2018 Alumna Lauren Bear visits newspaper class


Lauren Bear (Class of 2018) addresses newspaper class from her home in Boston students during afternoon enrichment on March 2.

   Lauren Bear, who graduated from Guilford in 2018, came back to visit the  Voyager Newspaper class, a class she used to be a part of. She joined the Google Meet to share her current experiences and offer suggestions for the newspaper’s social media presence.

   Bear serves on the editorial board of the Boston Political Review (BPR), a politically focused student newspaper run in Boston University (BU). The newspaper prides itself as being a “nonpartisan student-run platform for the BU community to express its voice and to give our readers a refreshing source of unbiased information,” as stated in their about page.

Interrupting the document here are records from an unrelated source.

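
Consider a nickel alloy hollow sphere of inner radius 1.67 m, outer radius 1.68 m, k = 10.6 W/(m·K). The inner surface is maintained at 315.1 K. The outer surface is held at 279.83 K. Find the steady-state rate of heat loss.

Q = 4πk·ΔT/(1/r₁ − 1/r₂) = 4π × 10.6 × 35.27 / (1/1.67 − 1/1.68) = 1.32×10^6 W

Q = 1320 kW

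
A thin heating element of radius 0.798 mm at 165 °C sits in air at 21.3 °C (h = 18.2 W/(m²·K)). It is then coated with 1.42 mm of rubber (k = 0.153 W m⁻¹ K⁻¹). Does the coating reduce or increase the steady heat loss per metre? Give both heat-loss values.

Critical radius for a cylinder: r_cr = k/h = 0.00841 m = 0.841 cm.
Outer radius after coating: r₂ = 7.98×10^-4 + 0.00142 = 0.002218 m.
Since r₁ < r_cr and r₂ ≤ r_cr, the coating moves toward the maximum at r_cr — heat loss rises.
Bare: R = 1/(2πr₁h) = 10.96 m·K/W; Q = 143.7/10.96 = 13.1 W/m.
Coated: R = R_cond + R_conv = 5.006 m·K/W; Q = 143.7/5.006 = 28.7 W/m.

increases: 13.1 → 28.7 W/m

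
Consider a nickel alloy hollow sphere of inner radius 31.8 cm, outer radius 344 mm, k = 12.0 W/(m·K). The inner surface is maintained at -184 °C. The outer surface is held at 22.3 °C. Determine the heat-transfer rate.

Q = 131 kW

Q = 4πk·ΔT/(1/r₁ − 1/r₂) = 4π × 12.0 × 206.3 / (1/0.318 − 1/0.344) = 1.31×10^5 W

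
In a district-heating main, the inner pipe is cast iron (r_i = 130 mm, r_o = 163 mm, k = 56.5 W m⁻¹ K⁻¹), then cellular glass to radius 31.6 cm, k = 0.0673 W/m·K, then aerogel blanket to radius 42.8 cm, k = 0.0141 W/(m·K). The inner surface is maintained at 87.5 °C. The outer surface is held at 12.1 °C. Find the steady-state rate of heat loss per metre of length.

Treat each layer as a resistance in series:
  R'_cast iron = ln(0.163/0.130)/(2πk) = 0.2262/(2π·56.5) = 6.372×10^-4 m·K/W
  R'_cellular glass = ln(0.316/0.163)/(2πk) = 0.6620/(2π·0.0673) = 1.566 m·K/W
  R'_aerogel blanket = ln(0.428/0.316)/(2πk) = 0.3034/(2π·0.0141) = 3.424 m·K/W
ΣR = 6.372×10^-4 + 1.566 + 3.424 = 4.991 m·K/W
Q' = ΔT/ΣR = (87.5 °C − 12.1 °C)/4.991 = 15.1 W/m

Q' = 15.1 W/m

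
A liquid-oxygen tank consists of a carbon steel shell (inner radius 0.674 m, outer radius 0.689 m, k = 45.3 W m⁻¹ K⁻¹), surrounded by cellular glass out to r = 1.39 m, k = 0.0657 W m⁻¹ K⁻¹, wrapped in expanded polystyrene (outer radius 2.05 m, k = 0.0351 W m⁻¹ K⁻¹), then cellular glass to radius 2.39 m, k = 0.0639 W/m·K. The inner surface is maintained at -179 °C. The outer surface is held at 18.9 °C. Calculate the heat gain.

Treat each layer as a resistance in series:
  R_carbon steel = (1/0.674 − 1/0.689)/(4πk) = 0.03230/(4π·45.3) = 5.674×10^-5 K/W
  R_cellular glass = (1/0.689 − 1/1.39)/(4πk) = 0.7320/(4π·0.0657) = 0.8866 K/W
  R_expanded polystyrene = (1/1.39 − 1/2.05)/(4πk) = 0.2316/(4π·0.0351) = 0.5251 K/W
  R_cellular glass = (1/2.05 − 1/2.39)/(4πk) = 0.06939/(4π·0.0639) = 0.08642 K/W
ΣR = 5.674×10^-5 + 0.8866 + 0.5251 + 0.08642 = 1.498 K/W
Q = ΔT/ΣR = (-179 °C − 18.9 °C)/1.498 = -132 W
(Negative Q ⇒ heat flows inward; heat gain = 132 W.)

Q = 132 W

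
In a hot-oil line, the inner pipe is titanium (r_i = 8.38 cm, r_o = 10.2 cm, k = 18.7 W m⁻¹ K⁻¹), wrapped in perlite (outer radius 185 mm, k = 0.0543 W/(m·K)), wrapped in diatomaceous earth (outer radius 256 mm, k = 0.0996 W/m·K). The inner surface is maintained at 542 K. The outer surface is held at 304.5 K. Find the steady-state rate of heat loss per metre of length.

Resistance network (inner→outer):
  R'_titanium = ln(0.102/0.0838)/(2πk) = 0.1965/(2π·18.7) = 0.001673 m·K/W
  R'_perlite = ln(0.185/0.102)/(2πk) = 0.5954/(2π·0.0543) = 1.745 m·K/W
  R'_diatomaceous earth = ln(0.256/0.185)/(2πk) = 0.3248/(2π·0.0996) = 0.5190 m·K/W
ΣR = 0.001673 + 1.745 + 0.5190 = 2.266 m·K/W
Q' = ΔT/ΣR = (542 K − 304.5 K)/2.266 = 105 W/m

Q' = 105 W/m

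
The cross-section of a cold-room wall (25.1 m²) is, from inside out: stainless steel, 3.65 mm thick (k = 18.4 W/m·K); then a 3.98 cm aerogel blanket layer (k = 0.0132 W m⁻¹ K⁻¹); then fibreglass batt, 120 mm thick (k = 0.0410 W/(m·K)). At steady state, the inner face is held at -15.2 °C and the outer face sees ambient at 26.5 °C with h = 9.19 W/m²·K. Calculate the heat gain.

Treat each layer as a resistance in series:
  R_stainless steel = L/(kA) = 0.00365/(18.4·25.1) = 7.903×10^-6 K/W
  R_aerogel blanket = L/(kA) = 0.0398/(0.0132·25.1) = 0.1201 K/W
  R_fibreglass batt = L/(kA) = 0.120/(0.0410·25.1) = 0.1166 K/W
  R_conv,out = 1/(hA) = 1/(9.19·25.1) = 0.004335 K/W
ΣR = 7.903×10^-6 + 0.1201 + 0.1166 + 0.004335 = 0.2410 K/W
Q = ΔT/ΣR = (-15.2 °C − 26.5 °C)/0.2410 = -173 W
(Negative Q ⇒ heat flows inward; heat gain = 173 W.)

Q = 173 W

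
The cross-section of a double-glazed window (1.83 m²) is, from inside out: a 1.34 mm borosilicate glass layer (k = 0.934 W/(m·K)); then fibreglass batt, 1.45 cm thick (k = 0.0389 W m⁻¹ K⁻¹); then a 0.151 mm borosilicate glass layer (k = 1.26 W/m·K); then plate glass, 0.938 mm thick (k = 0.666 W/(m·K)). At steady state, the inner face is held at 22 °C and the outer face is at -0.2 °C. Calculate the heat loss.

Treat each layer as a resistance in series:
  R_borosilicate glass = L/(kA) = 0.00134/(0.934·1.83) = 7.840×10^-4 K/W
  R_fibreglass batt = L/(kA) = 0.0145/(0.0389·1.83) = 0.2037 K/W
  R_borosilicate glass = L/(kA) = 1.51×10^-4/(1.26·1.83) = 6.549×10^-5 K/W
  R_plate glass = L/(kA) = 9.38×10^-4/(0.666·1.83) = 7.696×10^-4 K/W
ΣR = 7.840×10^-4 + 0.2037 + 6.549×10^-5 + 7.696×10^-4 = 0.2053 K/W
Q = ΔT/ΣR = (22 °C − -0.2 °C)/0.2053 = 108 W

Q = 108 W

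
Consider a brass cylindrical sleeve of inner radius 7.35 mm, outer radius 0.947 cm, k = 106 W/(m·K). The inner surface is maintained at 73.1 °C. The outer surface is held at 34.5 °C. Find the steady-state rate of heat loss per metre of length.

Q' = 101 kW/m

Q' = 2πk·ΔT/ln(r₂/r₁) = 2π × 106 × 38.6 / ln(0.00947/0.00735) = 1.01×10^5 W/m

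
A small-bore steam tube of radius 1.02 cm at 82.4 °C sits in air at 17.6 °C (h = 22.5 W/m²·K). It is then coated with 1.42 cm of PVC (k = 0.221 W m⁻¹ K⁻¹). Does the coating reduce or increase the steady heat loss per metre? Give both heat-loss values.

Critical radius for a cylinder: r_cr = k/h = 0.00982 m = 0.982 cm.
Outer radius after coating: r₂ = 0.0102 + 0.0142 = 0.0244 m.
Since r₁ ≥ r_cr, any added insulation reduces the heat loss.
Bare: R = 1/(2πr₁h) = 0.6935 m·K/W; Q = 64.8/0.6935 = 93.4 W/m.
Coated: R = R_cond + R_conv = 0.9180 m·K/W; Q = 64.8/0.9180 = 70.6 W/m.

reduces: 93.4 → 70.6 W/m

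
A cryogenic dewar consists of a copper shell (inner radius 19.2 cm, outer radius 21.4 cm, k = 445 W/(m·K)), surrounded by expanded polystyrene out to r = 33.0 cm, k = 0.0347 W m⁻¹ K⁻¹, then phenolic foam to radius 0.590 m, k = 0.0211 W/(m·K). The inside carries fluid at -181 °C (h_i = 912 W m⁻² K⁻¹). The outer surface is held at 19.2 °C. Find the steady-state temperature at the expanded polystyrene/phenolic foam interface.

Resistance network (inner→outer):
  R_conv,in = 1/(4πr²h) = 1/(4π·0.192²·912) = 0.002367 K/W
  R_copper = (1/0.192 − 1/0.214)/(4πk) = 0.5354/(4π·445) = 9.575×10^-5 K/W
  R_expanded polystyrene = (1/0.214 − 1/0.330)/(4πk) = 1.643/(4π·0.0347) = 3.767 K/W
  R_phenolic foam = (1/0.330 − 1/0.590)/(4πk) = 1.335/(4π·0.0211) = 5.036 K/W
ΣR = 0.002367 + 9.575×10^-5 + 3.767 + 5.036 = 8.805 K/W
Q = ΔT/ΣR = (-181 °C − 19.2 °C)/8.805 = -22.74 W
From the inner boundary to the expanded polystyrene/phenolic foam interface, ΣR_partial = 3.769 K/W.
T_interface = T_in − Q·ΣR_partial = -181 °C − (-22.74)(3.769) = -95.3 °C

T = -95.3 °C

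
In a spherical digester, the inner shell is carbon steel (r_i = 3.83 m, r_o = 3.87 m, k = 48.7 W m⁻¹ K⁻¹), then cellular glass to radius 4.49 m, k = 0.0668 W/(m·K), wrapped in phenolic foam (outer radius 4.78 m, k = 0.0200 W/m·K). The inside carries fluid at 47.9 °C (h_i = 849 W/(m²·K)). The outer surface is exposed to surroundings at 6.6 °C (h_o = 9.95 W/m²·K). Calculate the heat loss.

Q = 427 W

Treat each layer as a resistance in series:
  R_conv,in = 1/(4πr²h) = 1/(4π·3.83²·849) = 6.390×10^-6 K/W
  R_carbon steel = (1/3.83 − 1/3.87)/(4πk) = 0.002699/(4π·48.7) = 4.410×10^-6 K/W
  R_cellular glass = (1/3.87 − 1/4.49)/(4πk) = 0.03568/(4π·0.0668) = 0.04251 K/W
  R_phenolic foam = (1/4.49 − 1/4.78)/(4πk) = 0.01351/(4π·0.0200) = 0.05376 K/W
  R_conv,out = 1/(4πr²h) = 1/(4π·4.78²·9.95) = 3.500×10^-4 K/W
ΣR = 6.390×10^-6 + 4.410×10^-6 + 0.04251 + 0.05376 + 3.500×10^-4 = 0.09663 K/W
Q = ΔT/ΣR = (47.9 °C − 6.6 °C)/0.09663 = 427 W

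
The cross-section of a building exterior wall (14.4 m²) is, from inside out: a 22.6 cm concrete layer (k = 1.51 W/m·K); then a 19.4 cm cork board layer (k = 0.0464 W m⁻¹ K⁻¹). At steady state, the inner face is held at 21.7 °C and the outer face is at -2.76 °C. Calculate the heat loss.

Resistance network (inner→outer):
  R_concrete = L/(kA) = 0.226/(1.51·14.4) = 0.01039 K/W
  R_cork board = L/(kA) = 0.194/(0.0464·14.4) = 0.2903 K/W
ΣR = 0.01039 + 0.2903 = 0.3007 K/W
Q = ΔT/ΣR = (21.7 °C − -2.76 °C)/0.3007 = 81.3 W

Q = 81.3 W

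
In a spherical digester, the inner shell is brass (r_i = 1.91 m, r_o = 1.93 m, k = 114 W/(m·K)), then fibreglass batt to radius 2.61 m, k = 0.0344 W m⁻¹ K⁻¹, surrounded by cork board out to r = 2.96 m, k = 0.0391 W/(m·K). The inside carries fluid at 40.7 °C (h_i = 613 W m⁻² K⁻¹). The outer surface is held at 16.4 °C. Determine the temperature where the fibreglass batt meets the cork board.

T = 21.9 °C

Series thermal resistances, inner to outer:
  R_conv,in = 1/(4πr²h) = 1/(4π·1.91²·613) = 3.558×10^-5 K/W
  R_brass = (1/1.91 − 1/1.93)/(4πk) = 0.005425/(4π·114) = 3.787×10^-6 K/W
  R_fibreglass batt = (1/1.93 − 1/2.61)/(4πk) = 0.1350/(4π·0.0344) = 0.3123 K/W
  R_cork board = (1/2.61 − 1/2.96)/(4πk) = 0.04530/(4π·0.0391) = 0.09220 K/W
ΣR = 3.558×10^-5 + 3.787×10^-6 + 0.3123 + 0.09220 = 0.4045 K/W
Q = ΔT/ΣR = (40.7 °C − 16.4 °C)/0.4045 = 60.07 W
From the inner boundary to the fibreglass batt/cork board interface, ΣR_partial = 0.3123 K/W.
T_interface = T_in − Q·ΣR_partial = 40.7 °C − (60.07)(0.3123) = 21.9 °C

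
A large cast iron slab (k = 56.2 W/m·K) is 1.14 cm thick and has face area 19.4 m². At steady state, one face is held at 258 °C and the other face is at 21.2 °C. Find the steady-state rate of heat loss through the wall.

Q = 22600 kW

Q = kA·ΔT/L = 56.2 × 19.4 × |258 °C − 21.2 °C| / 0.0114 = 2.26×10^7 W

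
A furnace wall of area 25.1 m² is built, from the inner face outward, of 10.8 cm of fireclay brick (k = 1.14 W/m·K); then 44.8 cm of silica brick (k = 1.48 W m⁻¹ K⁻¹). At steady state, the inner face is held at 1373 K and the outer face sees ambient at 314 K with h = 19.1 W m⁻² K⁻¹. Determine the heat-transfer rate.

Q = 59100 W

Resistance network (inner→outer):
  R_fireclay brick = L/(kA) = 0.108/(1.14·25.1) = 0.003774 K/W
  R_silica brick = L/(kA) = 0.448/(1.48·25.1) = 0.01206 K/W
  R_conv,out = 1/(hA) = 1/(19.1·25.1) = 0.002086 K/W
ΣR = 0.003774 + 0.01206 + 0.002086 = 0.01792 K/W
Q = ΔT/ΣR = (1373 K − 314 K)/0.01792 = 59100 W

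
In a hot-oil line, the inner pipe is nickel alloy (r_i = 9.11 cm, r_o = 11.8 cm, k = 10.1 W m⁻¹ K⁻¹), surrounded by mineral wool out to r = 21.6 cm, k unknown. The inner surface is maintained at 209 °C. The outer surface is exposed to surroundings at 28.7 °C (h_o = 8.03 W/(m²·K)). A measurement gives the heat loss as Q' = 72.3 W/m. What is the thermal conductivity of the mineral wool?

ΣR = ΔT/Q' = |209 − 28.7|/72.3 = 2.494 m·K/W
Known resistances:
  R'_nickel alloy = ln(0.118/0.0911)/(2πk) = 0.2587/(2π·10.1) = 0.004077 m·K/W
  R'_conv,out = 1/(2πr h) = 1/(2π·0.216·8.03) = 0.09176 m·K/W
R_mineral wool = ΣR − ΣR_known = 2.494 − 0.09584 = 2.398 m·K/W
ln(r₂/r₁)/(2πk) = 2.398 ⇒ k = 0.6046/(2π·2.398) = 0.0401 W/m·K

k = 0.0401 W/m·K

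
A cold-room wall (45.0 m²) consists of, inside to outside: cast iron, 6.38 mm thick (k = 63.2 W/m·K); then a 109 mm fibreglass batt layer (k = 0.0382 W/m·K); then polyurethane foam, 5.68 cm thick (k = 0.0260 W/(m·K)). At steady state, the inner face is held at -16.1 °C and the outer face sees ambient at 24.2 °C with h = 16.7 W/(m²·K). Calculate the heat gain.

Treat each layer as a resistance in series:
  R_cast iron = L/(kA) = 0.00638/(63.2·45.0) = 2.243×10^-6 K/W
  R_fibreglass batt = L/(kA) = 0.109/(0.0382·45.0) = 0.06341 K/W
  R_polyurethane foam = L/(kA) = 0.0568/(0.0260·45.0) = 0.04855 K/W
  R_conv,out = 1/(hA) = 1/(16.7·45.0) = 0.001331 K/W
ΣR = 2.243×10^-6 + 0.06341 + 0.04855 + 0.001331 = 0.1133 K/W
Q = ΔT/ΣR = (-16.1 °C − 24.2 °C)/0.1133 = -356 W
(Negative Q ⇒ heat flows inward; heat gain = 356 W.)

Q = 356 W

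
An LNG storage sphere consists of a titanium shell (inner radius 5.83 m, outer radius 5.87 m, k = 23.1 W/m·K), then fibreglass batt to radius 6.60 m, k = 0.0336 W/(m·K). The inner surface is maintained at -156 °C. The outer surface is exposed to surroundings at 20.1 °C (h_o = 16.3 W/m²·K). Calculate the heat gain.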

   “As an editor, I have to edit a lot of opinions,” said Bear. “It’s definitely difficult to control that because bias is real. You watch CNN, you watch Fox, there is bias in every single story. Even in the order of how facts are organized. You can’t completely get rid of it. We definitely try to show both sides of the argument.”

   Bear spent three years on the Guilford Voyager staff and served as a Chief Editor during her senior year. When she joined the BPR as a freshman, its readership was dying. Most of the writers were seniors that did not take part in the BPR that much.

   “Our goal was to create a high quality student-led publication that would bring political news to Boston area residents,” said Bear.

   Now the BPR is more successful than ever. In an increasingly digital world, many publications are struggling to survive in this climate. The BPR was on its last legs until Bear came in with something that saved it: social media.

   “A couple years ago we really did not have any presence on social media at all,” said Bear. “Getting a Twitter, Instagram and a LinkedIn really increased our readership so much because our writers repost it. Especially when you use interesting graphics, people are more inclined to repost it. We actually just took on two people who are in charge of making our web design. They make graphics for our Instagram, Twitter, and LinkedIn.”

   Another reason that the BPR is thriving right now is because of word of mouth. This ties in with the social media aspect of growth. Covering a story first will make people more likely to repost that story. Then those people will repost the story and the cycle continues.

   “Right now sexual assault is a really hot topic at BU,” said Bear. “There is a lot of calls from organizations on campus for the administration to take more responsibility to do more to help out survivors. They organized a huge virtual and in-person socially distant protest in our campus. We were one of the first institutions to cover it and have it up on social media. Because of that, tons of BU students reposted our story on our Instagram and are talking about it. If you get there first or you are covering an interesting topic, people are going to be inclined to read it, repost, or talk about it.”

   Now that the BPR uses social media, their readership has been better than ever. She has said that the same growth opportunities that worked for the BPR like the use of social media and “spreading the word” would work for the Voyager as well.

   “Very similar to you guys, we had a lot of growth opportunities when I first joined and over the last few years we have learned to exploit that,” said Bear. 

   Students in Newspaper class are excited to use the tips that she shared in the future for their stories.

   “I would say that I took away the fact that when you have a newspaper, it is good to have lots of media boosts,” said Opinions Editor Hailey Skaggs, sophomore. “Especially use popping headlines and make it colorful and make it stand out.”

   Bear also gave advice that resonated with some students.

   “I took away the importance of just taking my time in high school,” said Entertainment Editor Eddie Drinkwine, junior. “Most students are really stressed on what they want to do later in life, and it was interesting to hear from Lauren that it is not as important as it seems right now.”